Mother of the Year
Feilmeier earns honor
HARTINGTON — Doris Feilmeier is not one who seeks the spotlight.
In fact, when her daughter, Sheila Ulrich, informed her she was going to nominate the Hartington woman for a Mother of the Year award, Feilmeier wasn’t going for it.
As mothers will do, she put her foot down, so to speak.
But her other seven children chimed in and Feilmeier reluctantly filled out the paperwork required from her to accompany the nomination, answering questions about how she was raised and how she raised her own children.
“This isn’t me,” Feilmeier said. “There are so many others that are much more worthy. I don’t need recognition. You know, I haven’t taken care of a disabled child or donated an organ or anything like that. I just thought I’m not deserving.”
So, it came as quite a shock when it was announced that she won the 2021 Nebraska Mother of the Year Award by American Mothers Inc.
Along with honorees from across the United States, Feilmeier will be recognized at the American Mothers Inc. national convention in May.
She will also serve as an ambassador for Nebraska’s mothers during visits with members of Congress. One honoree will be named the National Mother of the Year during the convention.
Feilmeier grew up on a farm going to a country school with eight grades in one room. She came from a family of eight other siblings. All the children were expected to help with meals, laundry, cleaning, milking and other outside chores. They were taught to cook and bake at home as well as care for the younger siblings.
After graduating from high school, Doris moved to Lincoln to work in a bank. After a couple of years, she returned home to marry her high school sweetheart, Duane.
They bought a farm just south of Hartington and raised eight children: Ulrich of Hartington; David, Norfolk; Paul, Norfolk; Michael, Hartington; Angela Blum, Brookshire, Texas; Robert, Omaha; Crystal Haase, Norfolk; and Jeff, Hartington.
“I don’t know how single parents do it,” Feilmeier said. “I couldn’t have done it without my husband, Duane. There were two of us. He is my right-hand person.”

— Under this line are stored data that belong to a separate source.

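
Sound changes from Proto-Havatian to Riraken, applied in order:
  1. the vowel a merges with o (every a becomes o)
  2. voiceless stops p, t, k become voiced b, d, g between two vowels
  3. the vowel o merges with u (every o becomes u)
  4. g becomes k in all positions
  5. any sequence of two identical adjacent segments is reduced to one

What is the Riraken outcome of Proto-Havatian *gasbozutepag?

kusbuzudebuk

Riraken: *gasbozutepag > gosbozutepog > gosbozudebog > gusbuzudebug > kusbuzudebuk  (by vowel merger, intervocalic voicing, vowel merger, unconditioned shift)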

While farming and raising children, she held down various jobs — caring for the elderly in a nursing home, in the school cafeteria, and as a home healthcare worker. She currently has been managing the Farmer’s Union co-op service station for the last 19 years and added a second service station — Wiebelhaus Service, Fordyce — to that workload nine years ago.
Feilmeier’s hobbies include quilting, baking, and spending time outdoors.

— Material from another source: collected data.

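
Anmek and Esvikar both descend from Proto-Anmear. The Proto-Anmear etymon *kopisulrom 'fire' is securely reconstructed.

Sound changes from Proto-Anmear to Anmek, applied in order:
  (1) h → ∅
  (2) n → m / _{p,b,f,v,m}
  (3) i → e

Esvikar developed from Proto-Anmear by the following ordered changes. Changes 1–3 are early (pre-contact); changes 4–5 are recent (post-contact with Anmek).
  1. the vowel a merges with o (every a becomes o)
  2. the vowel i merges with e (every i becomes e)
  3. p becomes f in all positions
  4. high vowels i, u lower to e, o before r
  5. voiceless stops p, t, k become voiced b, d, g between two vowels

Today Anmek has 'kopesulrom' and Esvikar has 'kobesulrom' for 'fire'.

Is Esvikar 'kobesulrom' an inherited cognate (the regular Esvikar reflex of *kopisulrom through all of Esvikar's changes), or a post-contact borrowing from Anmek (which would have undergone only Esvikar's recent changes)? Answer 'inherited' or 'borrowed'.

borrowed

If inherited, *kopisulrom would pass through all of Esvikar's changes:
Esvikar: start from *kopisulrom.
  rule 1: no change — kopisulrom
  rule 2 (vowel merger): kopisulrom → kopesulrom
  rule 3 (unconditioned shift): kopesulrom → kofesulrom
  rule 4: no change — kofesulrom
  rule 5: no change — kofesulrom
  ⇒ Esvikar kofesulrom
If borrowed from Anmek 'kopesulrom' after the early changes, it would undergo only the recent ones:
  rule 4 (pre-rhotic lowering): no change (kopesulrom)
  rule 5 (intervocalic voicing): kopesulrom → kobesulrom
  ⇒ as a loan: kobesulrom
Esvikar 'kobesulrom' matches the loan outcome 'kobesulrom', not the inherited 'kofesulrom' — it skipped the early Esvikar changes, so it was borrowed from Anmek.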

But her devotion to family has always been her top priority and her go-to on how she prefers to spend her time, especially now with 24 grandchildren and another on the way.
One of her favorite things to say is, “The day is what you make it. You can either have a bad day or a good day ... Your choice.”
And she remembers leading the children through some difficult days. But there were more good days than bad, she said, with memories that will last a lifetime.
“The kids have been so good to us. I’m so proud of every one of them. They are such hardworking kids,” she said. “The hard lessons, the achievements they did, the fun stories - it’s such a thing that you could never ever take away.”